First, we have a situation where one Anglo Leasing case was unable to proceed because, reportedly, lawyers for the defence argued that the prosecution had not provided various relevant documents and was, to quote, “unprepared for the case”. The mind boggles; subjudice prevents my further comment.

Let’s look at other jigsaw puzzles. The huge sucking sound we heard this week was more on National Youth Service (NYS). The EACC clears certain suspects of involvement in the scam. The DPP, following investigations by the DCI, presumably supported by the Assets Recovery Agency (ARA), charges other suspects in court, but the case continues to suffer all sorts of technical delays.

Then it is revealed that the EACC Chair is associated with a company that did business with NYS. The other EACC commissioners then write to the DPP, DCI and ARA to conduct investigations on their Chair. Accusations all around. Protests of innocence. Refusal to resign. Tragedy has become farce.

Lest we forget, we still haven’t heard the last on the Eurobond. The Auditor-General’s consolidated report for 2014/15 is now several months late, reportedly because forensic audits around the Eurobond and Integrated Financial Management Information System (IFMIS) is incomplete. Hence the “piecemeal” submissions to Parliament that we read about.

This is the same Auditor-General the credibility of whose most recent forensic audit reports have now been questioned by the Judiciary and IEBC. The same IEBC cleared by Parliament’s Justice and Legal Affairs Committee but whose mandate is still being reviewed by another Parliamentary committee.

Corruption has now mutated

Just in case we’re all totally confused by now, remember the Auditor-General recently produced a forensic audit on NYS that showed that monies lost were far higher than originally envisaged.

Let’s be clear. I am not accusing anyone here, but this “murky” business called corruption has now mutated into a “merry-go-round”, akin to those that recently vetted Policemen used to explain their unusually fat bank accounts. But when corruption becomes a “super-chama” then we are all doomed.

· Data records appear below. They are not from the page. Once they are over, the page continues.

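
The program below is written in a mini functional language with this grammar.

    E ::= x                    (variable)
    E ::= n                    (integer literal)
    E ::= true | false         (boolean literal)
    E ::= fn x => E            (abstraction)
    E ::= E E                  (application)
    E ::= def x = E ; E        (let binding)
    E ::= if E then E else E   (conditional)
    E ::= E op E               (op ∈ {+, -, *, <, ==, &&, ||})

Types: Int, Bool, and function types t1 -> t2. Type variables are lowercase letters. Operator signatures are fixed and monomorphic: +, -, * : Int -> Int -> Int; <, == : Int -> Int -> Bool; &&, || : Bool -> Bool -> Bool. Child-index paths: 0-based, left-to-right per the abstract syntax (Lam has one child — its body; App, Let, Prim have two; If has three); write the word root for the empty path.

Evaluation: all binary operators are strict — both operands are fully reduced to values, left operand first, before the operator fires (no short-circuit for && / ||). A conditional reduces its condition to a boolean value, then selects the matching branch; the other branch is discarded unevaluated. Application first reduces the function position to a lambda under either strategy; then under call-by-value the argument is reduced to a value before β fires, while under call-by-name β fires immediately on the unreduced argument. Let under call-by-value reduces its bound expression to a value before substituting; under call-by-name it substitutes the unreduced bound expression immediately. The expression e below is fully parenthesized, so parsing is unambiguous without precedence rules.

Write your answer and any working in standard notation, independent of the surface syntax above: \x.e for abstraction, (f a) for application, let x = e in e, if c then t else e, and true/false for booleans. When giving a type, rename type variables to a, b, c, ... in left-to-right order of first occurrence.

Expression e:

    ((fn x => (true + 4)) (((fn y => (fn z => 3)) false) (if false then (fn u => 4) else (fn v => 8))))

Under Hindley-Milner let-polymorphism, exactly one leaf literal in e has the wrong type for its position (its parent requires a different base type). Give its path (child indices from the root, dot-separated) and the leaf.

Answer: 0.0.0 : true

Working:
  unify Bool ~ Int
  FAIL: mismatch Bool ~ Int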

And I am not even talking about a quote in the press attributed to the immediate former Inspector-General of Police that “only corrupt individuals survive working for the current regime”.

This is probably why former Chief Justice Willy Mutunga regularly opined that “corruption has its own Vision 2030” (isn’t Vision 2030 premised on less corruption?). It’s almost as if “something is rotten in the state of Kenya”, as we may surmise from Shakepeare’s Hamlet.

Which brings me back to the creative economy. The narrow view in discussions about this economy centres around areas such as film, literature, art and crafts, design, fashion, music, publishing, theatre and performing arts, and this seemed to reflect in some of the discussions I observed.

The wider definition, first offered by British academic, author and speaker Professor John Howkins in 2001, attracts me far more. In his simple words, “a creative economy is based on people’s use of their creative imagination to increase an idea’s value”. If I dreamily think about a negative such as corruption, then it’s also about creative imagining that reduces vice.

In this way, we’re talking not just about traditional expressions of culture and arts but more about everything daring, digital and disruptive…from “m-pesa” (and “m-others”) to “ushahidi” to “little cabs” to the “XYZee show” to value transformation in traditional sectors such as transport, housing, education, health and environmental protection as well as government service and corruption.

Taking this thought experiment to its logical end, is Kenya’s escape from corruption (and poor governance) – as we pursue an inclusive path of growth and development - located in a creative economy that not only stands on its own, but disrupts the status quo?

After all – and I deliberately generalize here – isn’t corruption about the older in society, and creativity about our youth? This might be our moment for “Peter Pan” thinking, as UNCTAD 14 told me this week.